Elle, c’est la caméra. Celle de Claude Lelouch (30 octobre 1937 - ), celles de Claude Lelouch, depuis la toute première, offerte par un père trop tôt disparu, jusqu’aux multiples que l’infatigable réalisateur manipule encore, à quatre-vingts ans passés. C’est aussi celle que le réalisateur Philippe Azoulay, véritable homme-orchestre également à l’image, au son, au co-montage et à la co-production, a braquée pendant sept ans sur son illustre aîné qui s’amuse de son propre personnage, de son goût insatiable pour l’état amoureux, de son appétit de vivre et de filmer, et qui concurrence en jouant son prolifique confrère outre-Atlantique, Woody Allen.
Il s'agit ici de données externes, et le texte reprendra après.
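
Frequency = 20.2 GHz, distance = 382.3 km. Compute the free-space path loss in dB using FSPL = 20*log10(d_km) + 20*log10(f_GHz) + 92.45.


20*log10(382.3) = 51.65
20*log10(20.2) = 26.11
FSPL = 170.2 dB

170.2 dB


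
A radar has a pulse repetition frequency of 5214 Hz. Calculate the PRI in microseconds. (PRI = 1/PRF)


PRI = 1/5214 = 0.0001917913 s = 191.8 us

191.8 us


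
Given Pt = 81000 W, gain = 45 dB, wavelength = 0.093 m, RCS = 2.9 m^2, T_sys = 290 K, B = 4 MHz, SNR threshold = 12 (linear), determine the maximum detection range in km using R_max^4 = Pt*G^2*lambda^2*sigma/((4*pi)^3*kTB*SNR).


G_lin = 10^(45/10) = 31622.776602
R^4 = 81000 * 31622.776602^2 * 0.093^2 * 2.9 / ((4*pi)^3 * 1.38e-23 * 290 * 4000000.0 * 12)
R^4 = 5.32968e21 m^4
R_max = (5.32968e21)^(1/4) = 270193.7 m = 270.2 km

270.2 km


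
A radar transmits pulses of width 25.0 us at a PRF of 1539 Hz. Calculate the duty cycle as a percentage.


DC = 25.0e-6 * 1539 * 100 = 3.85%

3.85%


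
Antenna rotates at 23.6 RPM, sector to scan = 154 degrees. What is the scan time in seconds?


t = 154 / (23.6 * 360) * 60 = 1.09 s

1.09 s


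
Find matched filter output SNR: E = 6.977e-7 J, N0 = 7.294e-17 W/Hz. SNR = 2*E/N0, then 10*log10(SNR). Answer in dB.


SNR_lin = 2 * 6.977e-7 / 7.294e-17 = 1.913e10
SNR_dB = 10*log10(1.913e10) = 102.8 dB

102.8 dB


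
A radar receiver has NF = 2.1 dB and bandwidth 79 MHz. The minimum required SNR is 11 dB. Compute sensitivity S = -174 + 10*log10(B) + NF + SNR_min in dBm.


10*log10(79000000.0) = 78.98
S = -174 + 78.98 + 2.1 + 11 = -81.9 dBm

-81.9 dBm


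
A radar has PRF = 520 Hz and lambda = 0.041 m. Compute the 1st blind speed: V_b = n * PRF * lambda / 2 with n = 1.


V_blind = 1 * 520 * 0.041 / 2 = 10.7 m/s

10.7 m/s


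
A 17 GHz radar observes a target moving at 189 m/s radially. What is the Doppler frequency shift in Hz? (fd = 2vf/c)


fd = 2 * 189 * 17000000000.0 / 3e8 = 21420.0 Hz

21420.0 Hz


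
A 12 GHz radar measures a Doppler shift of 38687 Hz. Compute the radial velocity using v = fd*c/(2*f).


v = 38687 * 3e8 / (2 * 12000000000.0) = 483.6 m/s

483.6 m/s


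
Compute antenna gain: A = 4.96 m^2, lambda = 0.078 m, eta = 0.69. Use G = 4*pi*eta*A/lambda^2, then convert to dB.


G_linear = 4*pi*0.69*4.96/0.078^2 = 7068.89
G_dB = 10*log10(7068.89) = 38.5 dB

38.5 dB


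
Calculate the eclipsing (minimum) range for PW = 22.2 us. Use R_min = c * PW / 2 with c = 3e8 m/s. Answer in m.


R_min = 3e8 * 22.2e-6 / 2 = 3330.0 m

3330.0 m


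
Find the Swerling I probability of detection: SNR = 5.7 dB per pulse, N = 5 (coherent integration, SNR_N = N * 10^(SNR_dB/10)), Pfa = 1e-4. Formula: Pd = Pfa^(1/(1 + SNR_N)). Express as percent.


SNR_lin = 10^(5.7/10) = 3.71535
SNR_N = 5 * 3.71535 = 18.57675
1/(1 + SNR_N) = 1/19.57675 = 0.051081
Pd = (1e-4)^0.051081 = 0.62471
Pd = 62.5%

62.5%


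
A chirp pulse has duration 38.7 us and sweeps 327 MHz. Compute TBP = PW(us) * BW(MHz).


TBP = 38.7 * 327 = 12654.9

12654.9


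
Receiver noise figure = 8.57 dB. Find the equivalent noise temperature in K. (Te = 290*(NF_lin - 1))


NF_lin = 10^(8.57/10) = 7.19449
Te = 290 * (7.19449 - 1) = 1796.4 K

1796.4 K


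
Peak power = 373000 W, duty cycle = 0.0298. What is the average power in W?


P_avg = 373000 * 0.0298 = 11115.4 W

11115.4 W


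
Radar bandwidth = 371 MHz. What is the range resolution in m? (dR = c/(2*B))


dR = 3e8 / (2 * 371000000.0) = 0.4 m

0.4 m


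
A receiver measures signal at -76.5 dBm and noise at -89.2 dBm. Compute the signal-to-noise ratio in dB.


SNR = -76.5 - (-89.2) = 12.7 dB

12.7 dB


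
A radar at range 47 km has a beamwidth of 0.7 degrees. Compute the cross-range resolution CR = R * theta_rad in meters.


BW_rad = 0.012217305
CR = 47000 * 0.012217305 = 574.2 m

574.2 m


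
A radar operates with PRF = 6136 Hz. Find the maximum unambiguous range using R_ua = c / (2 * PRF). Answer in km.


R_ua = 3e8 / (2 * 6136) = 24445.9 m = 24.4 km

24.4 km


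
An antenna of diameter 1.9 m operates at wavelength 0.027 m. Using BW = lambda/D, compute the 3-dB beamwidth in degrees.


BW_rad = 0.027 / 1.9 = 0.014211
BW_deg = 0.81 degrees

0.81 degrees


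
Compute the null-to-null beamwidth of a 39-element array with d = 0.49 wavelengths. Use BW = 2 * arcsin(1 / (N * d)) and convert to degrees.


1/(N*d) = 1/(39*0.49) = 0.052329
BW = 2*arcsin(0.052329) = 6.0 degrees

6.0 degrees


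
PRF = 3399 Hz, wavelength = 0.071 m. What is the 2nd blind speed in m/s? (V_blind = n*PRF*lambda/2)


V_blind = 2 * 3399 * 0.071 / 2 = 241.3 m/s

241.3 m/s


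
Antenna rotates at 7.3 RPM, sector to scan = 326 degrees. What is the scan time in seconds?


t = 326 / (7.3 * 360) * 60 = 7.44 s

7.44 s


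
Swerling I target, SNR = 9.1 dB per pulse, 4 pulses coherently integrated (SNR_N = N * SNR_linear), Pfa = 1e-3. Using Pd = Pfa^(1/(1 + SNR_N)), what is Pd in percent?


SNR_lin = 10^(9.1/10) = 8.12831
SNR_N = 4 * 8.12831 = 32.51324
1/(1 + SNR_N) = 1/33.51324 = 0.029839
Pd = (1e-3)^0.029839 = 0.81374
Pd = 81.4%

81.4%


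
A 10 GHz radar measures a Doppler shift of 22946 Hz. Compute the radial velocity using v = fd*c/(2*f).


v = 22946 * 3e8 / (2 * 10000000000.0) = 344.2 m/s

344.2 m/s


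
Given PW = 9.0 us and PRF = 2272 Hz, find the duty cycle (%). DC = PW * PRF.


DC = 9.0e-6 * 2272 * 100 = 2.04%

2.04%


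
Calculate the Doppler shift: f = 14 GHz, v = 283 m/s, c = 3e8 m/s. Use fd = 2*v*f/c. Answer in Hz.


fd = 2 * 283 * 14000000000.0 / 3e8 = 26413.3 Hz

26413.3 Hz


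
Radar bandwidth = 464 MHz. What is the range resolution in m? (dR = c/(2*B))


dR = 3e8 / (2 * 464000000.0) = 0.32 m

0.32 m


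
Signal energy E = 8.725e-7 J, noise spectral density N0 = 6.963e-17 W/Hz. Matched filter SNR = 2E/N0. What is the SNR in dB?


SNR_lin = 2 * 8.725e-7 / 6.963e-17 = 2.506e10
SNR_dB = 10*log10(2.506e10) = 104.0 dB

104.0 dB


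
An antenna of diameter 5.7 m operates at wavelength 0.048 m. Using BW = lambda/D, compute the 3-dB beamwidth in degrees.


BW_rad = 0.048 / 5.7 = 0.008421
BW_deg = 0.48 degrees

0.48 degrees


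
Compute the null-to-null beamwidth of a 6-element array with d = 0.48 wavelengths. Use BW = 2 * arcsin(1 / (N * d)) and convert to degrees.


1/(N*d) = 1/(6*0.48) = 0.347222
BW = 2*arcsin(0.347222) = 40.6 degrees

40.6 degrees


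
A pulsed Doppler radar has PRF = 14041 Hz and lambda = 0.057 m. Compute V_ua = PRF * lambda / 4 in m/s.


V_ua = 14041 * 0.057 / 4 = 200.1 m/s

200.1 m/s


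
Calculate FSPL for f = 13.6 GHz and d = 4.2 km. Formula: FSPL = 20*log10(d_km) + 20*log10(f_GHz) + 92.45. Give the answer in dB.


20*log10(4.2) = 12.46
20*log10(13.6) = 22.67
FSPL = 127.6 dB

127.6 dB


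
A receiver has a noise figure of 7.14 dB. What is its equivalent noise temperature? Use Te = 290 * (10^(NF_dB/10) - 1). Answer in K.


NF_lin = 10^(7.14/10) = 5.176068
Te = 290 * (5.176068 - 1) = 1211.1 K

1211.1 K


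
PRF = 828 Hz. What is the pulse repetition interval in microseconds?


PRI = 1/828 = 0.0012077295 s = 1207.7 us

1207.7 us


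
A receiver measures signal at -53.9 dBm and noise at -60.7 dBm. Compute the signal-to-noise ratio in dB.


SNR = -53.9 - (-60.7) = 6.8 dB

6.8 dB


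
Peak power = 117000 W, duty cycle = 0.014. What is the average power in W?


P_avg = 117000 * 0.014 = 1638.0 W

1638.0 W


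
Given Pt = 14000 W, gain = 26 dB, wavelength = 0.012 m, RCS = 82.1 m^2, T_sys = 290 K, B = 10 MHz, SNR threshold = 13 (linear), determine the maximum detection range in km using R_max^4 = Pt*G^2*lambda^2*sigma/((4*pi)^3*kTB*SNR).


G_lin = 10^(26/10) = 398.107171
R^4 = 14000 * 398.107171^2 * 0.012^2 * 82.1 / ((4*pi)^3 * 1.38e-23 * 290 * 10000000.0 * 13)
R^4 = 2.54088e16 m^4
R_max = (2.54088e16)^(1/4) = 12625.4 m = 12.6 km

12.6 km


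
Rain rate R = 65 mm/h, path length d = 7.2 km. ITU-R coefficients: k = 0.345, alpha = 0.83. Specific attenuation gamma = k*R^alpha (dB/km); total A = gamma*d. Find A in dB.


gamma = 0.345 * 65^0.83 = 11.029027 dB/km
A = 11.029027 * 7.2 = 79.41 dB

79.41 dB


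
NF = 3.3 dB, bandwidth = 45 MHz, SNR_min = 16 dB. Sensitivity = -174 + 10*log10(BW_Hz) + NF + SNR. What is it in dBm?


10*log10(45000000.0) = 76.53
S = -174 + 76.53 + 3.3 + 16 = -78.2 dBm

-78.2 dBm


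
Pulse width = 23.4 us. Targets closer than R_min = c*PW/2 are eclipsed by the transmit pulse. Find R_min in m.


R_min = 3e8 * 23.4e-6 / 2 = 3510.0 m

3510.0 m


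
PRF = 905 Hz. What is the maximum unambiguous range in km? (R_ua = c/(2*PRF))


R_ua = 3e8 / (2 * 905) = 165745.9 m = 165.7 km

165.7 km


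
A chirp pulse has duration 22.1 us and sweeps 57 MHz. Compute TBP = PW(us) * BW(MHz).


TBP = 22.1 * 57 = 1259.7

1259.7


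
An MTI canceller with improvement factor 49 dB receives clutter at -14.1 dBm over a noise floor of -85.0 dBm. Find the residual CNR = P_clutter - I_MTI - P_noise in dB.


CNR = -14.1 - 49 - (-85.0) = 21.9 dB

21.9 dB


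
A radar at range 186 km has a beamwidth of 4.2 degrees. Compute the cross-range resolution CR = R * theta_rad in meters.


BW_rad = 0.073303829
CR = 186000 * 0.073303829 = 13634.5 m

13634.5 m


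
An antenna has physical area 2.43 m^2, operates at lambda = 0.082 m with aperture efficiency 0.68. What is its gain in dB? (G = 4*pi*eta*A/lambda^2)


G_linear = 4*pi*0.68*2.43/0.082^2 = 3088.14
G_dB = 10*log10(3088.14) = 34.9 dB

34.9 dB


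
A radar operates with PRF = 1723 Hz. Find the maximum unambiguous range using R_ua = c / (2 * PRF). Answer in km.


R_ua = 3e8 / (2 * 1723) = 87057.5 m = 87.1 km

87.1 km


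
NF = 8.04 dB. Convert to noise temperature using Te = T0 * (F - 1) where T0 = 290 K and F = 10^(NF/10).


NF_lin = 10^(8.04/10) = 6.367955
Te = 290 * (6.367955 - 1) = 1556.7 K

1556.7 K


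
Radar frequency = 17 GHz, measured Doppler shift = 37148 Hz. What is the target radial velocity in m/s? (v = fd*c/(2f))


v = 37148 * 3e8 / (2 * 17000000000.0) = 327.8 m/s

327.8 m/s


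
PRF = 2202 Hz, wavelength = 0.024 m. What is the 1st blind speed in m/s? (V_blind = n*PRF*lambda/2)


V_blind = 1 * 2202 * 0.024 / 2 = 26.4 m/s

26.4 m/s


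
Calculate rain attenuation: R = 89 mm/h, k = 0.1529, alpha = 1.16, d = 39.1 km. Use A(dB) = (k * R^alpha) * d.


gamma = 0.1529 * 89^1.16 = 27.906148 dB/km
A = 27.906148 * 39.1 = 1091.13 dB

1091.13 dB


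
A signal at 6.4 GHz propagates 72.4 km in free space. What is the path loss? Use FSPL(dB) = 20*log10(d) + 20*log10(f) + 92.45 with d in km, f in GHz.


20*log10(72.4) = 37.19
20*log10(6.4) = 16.12
FSPL = 145.8 dB

145.8 dB


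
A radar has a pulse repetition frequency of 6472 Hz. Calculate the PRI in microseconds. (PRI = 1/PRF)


PRI = 1/6472 = 0.0001545117 s = 154.5 us

154.5 us


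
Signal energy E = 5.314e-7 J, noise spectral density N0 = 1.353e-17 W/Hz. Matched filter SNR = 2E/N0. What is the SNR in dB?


SNR_lin = 2 * 5.314e-7 / 1.353e-17 = 7.855e10
SNR_dB = 10*log10(7.855e10) = 109.0 dB

109.0 dB


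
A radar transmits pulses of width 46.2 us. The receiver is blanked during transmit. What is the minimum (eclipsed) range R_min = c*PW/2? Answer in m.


R_min = 3e8 * 46.2e-6 / 2 = 6930.0 m

6930.0 m


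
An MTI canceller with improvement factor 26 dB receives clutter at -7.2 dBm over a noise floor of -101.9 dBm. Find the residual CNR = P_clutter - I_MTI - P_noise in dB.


CNR = -7.2 - 26 - (-101.9) = 68.7 dB

68.7 dB


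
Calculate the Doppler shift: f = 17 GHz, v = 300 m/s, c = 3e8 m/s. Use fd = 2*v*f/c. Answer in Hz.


fd = 2 * 300 * 17000000000.0 / 3e8 = 34000.0 Hz

34000.0 Hz


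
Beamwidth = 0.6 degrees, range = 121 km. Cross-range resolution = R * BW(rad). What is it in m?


BW_rad = 0.010471976
CR = 121000 * 0.010471976 = 1267.1 m

1267.1 m


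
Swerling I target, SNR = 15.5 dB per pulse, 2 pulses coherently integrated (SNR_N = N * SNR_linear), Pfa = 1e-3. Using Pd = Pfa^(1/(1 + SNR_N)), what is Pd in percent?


SNR_lin = 10^(15.5/10) = 35.48134
SNR_N = 2 * 35.48134 = 70.96268
1/(1 + SNR_N) = 1/71.96268 = 0.0138961
Pd = (1e-3)^0.0138961 = 0.90847
Pd = 90.8%

90.8%


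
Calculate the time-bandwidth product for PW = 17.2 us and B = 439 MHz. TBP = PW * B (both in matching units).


TBP = 17.2 * 439 = 7550.8

7550.8


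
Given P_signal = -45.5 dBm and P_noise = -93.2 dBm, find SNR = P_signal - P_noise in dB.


SNR = -45.5 - (-93.2) = 47.7 dB

47.7 dB


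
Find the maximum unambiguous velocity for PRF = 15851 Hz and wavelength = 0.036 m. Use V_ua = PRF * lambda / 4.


V_ua = 15851 * 0.036 / 4 = 142.7 m/s

142.7 m/s


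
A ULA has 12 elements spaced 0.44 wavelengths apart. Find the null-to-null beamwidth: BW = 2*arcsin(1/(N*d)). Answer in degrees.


1/(N*d) = 1/(12*0.44) = 0.189394
BW = 2*arcsin(0.189394) = 21.8 degrees

21.8 degrees


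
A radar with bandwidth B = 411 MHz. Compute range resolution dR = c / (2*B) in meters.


dR = 3e8 / (2 * 411000000.0) = 0.36 m

0.36 m


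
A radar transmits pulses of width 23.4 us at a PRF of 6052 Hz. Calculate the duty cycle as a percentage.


DC = 23.4e-6 * 6052 * 100 = 14.16%

14.16%


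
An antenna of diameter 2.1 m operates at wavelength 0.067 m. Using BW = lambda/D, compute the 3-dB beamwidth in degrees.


BW_rad = 0.067 / 2.1 = 0.031905
BW_deg = 1.83 degrees

1.83 degrees


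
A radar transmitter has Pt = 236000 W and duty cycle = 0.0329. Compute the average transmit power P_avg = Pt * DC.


P_avg = 236000 * 0.0329 = 7764.4 W

7764.4 W


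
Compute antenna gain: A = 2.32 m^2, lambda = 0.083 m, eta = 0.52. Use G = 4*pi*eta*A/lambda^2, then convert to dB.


G_linear = 4*pi*0.52*2.32/0.083^2 = 2200.62
G_dB = 10*log10(2200.62) = 33.4 dB

33.4 dB


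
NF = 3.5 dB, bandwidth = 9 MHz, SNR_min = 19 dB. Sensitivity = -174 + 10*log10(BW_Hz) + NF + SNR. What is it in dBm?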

Elle, c’est également la Terre, qui semble tourner à toute allure sous les pas de Lelouch, surtout lorsqu’elle se trouve figurée par les fragments de cartes un peu schématiques que Philippe Azoulay place sous nos yeux pour nous permettre de suivre les multiples déplacements de l’inlassable globe-trotter, à l’occasion de ses divers tournages. Un moyen certes un peu scolaire de ne pas perdre le spectateur en chemin, mais qui a du moins le mérite de la clarté et de la brièveté. Le montage lui-même, par moments, s’emballe et adopte passagèrement le rythme d’un clip, notamment pour donner place à la moisson d’images rapportées du foisonnant voyage en Inde, provoqué par le tournage de « Un + une » (2015).
Elle, c’est la femme et, à travers elle, les femmes, toutes les femmes, comme ce personnage de Lelouch qui voudrait n’aimer qu’une seule femme, mais ne peut s’empêcher de les aimer toutes. À l’image de Lelouch lui-même et de ses sept femmes successives, pourvoyeuses d’une ample descendance, souvent d’ailleurs également féminine. Tournoiement de femmes autour du réalisateur, particulièrement impressionnant lors du tournage de « Salaud, on t’aime » (2014), dans son chalet alpin qui rassemble tout ce joli monde, au milieu duquel évoluent Sandrine Bonnaire, Johnny Hallyday et Eddy Mitchell.
Elle, c’est la pensée de Claude Lelouch, toujours en mouvement, toujours créative, ainsi qu’en témoignent les nombreux scénarios qu’il dépose régulièrement à la Sacem, toujours en reconversion, comme lorsqu’il n’en finit pas de réécrire un scénario même en cours de tournage, au risque - un risque d’ailleurs assez jubilatoire pour lui… - de dérouter ses acteurs. Un perpétuel mouvement qui peut aussi sauver la mise, comme lorsqu’un aigle dressé décide soudain de disparaître pour quelques jours, sans certitude de retour… Est-ce à cause de ce tournoiement incessant que Claude Lelouch affectionne tant les moulins à prières rencontrés en Inde ?
Elle, c’est la musique, celle qui tourne et emporte Claude Lelouch, celle aussi, de son fidèle ami Francis Lai, vers lequel le cinéaste n’a cessé de revenir, jusqu’à la mort du compositeur, en 2018. Une musique de laquelle Philippe Azoulay ne se détourne pas, puisque le groupe C2C crée la musique de « Tourner pour vivre » en s’inspirant des compositions de leur illustre prédécesseur au beau visage calme de vieil Indien d’Amérique.
Elle, enfin, c’est la vie, la vie même, celle dans laquelle Lelouch puise à pleines mains son inspiration, celle à laquelle il aime à emprunter des morceaux volés lors de ses tournages, celle qu’il recherche dans le jeu de ses acteurs, puisqu’il n’est jamais si heureux que lorsque l’authenticité est atteinte, que lorsqu’une émotion vraie submerge le jeu de celui qui, soudain, ne se contente plus de « jouer ».
Le documentaire de Philippe Azoulay se voulait hommage à l’œuvre et à la démarche créative de Claude Lelouch. L’objectif est atteint. On quitte la salle avec le désir de revoir ou de découvrir de façon exhaustive la filmographie de cet homme toujours en mouvement, de cet homme si intensément vivant.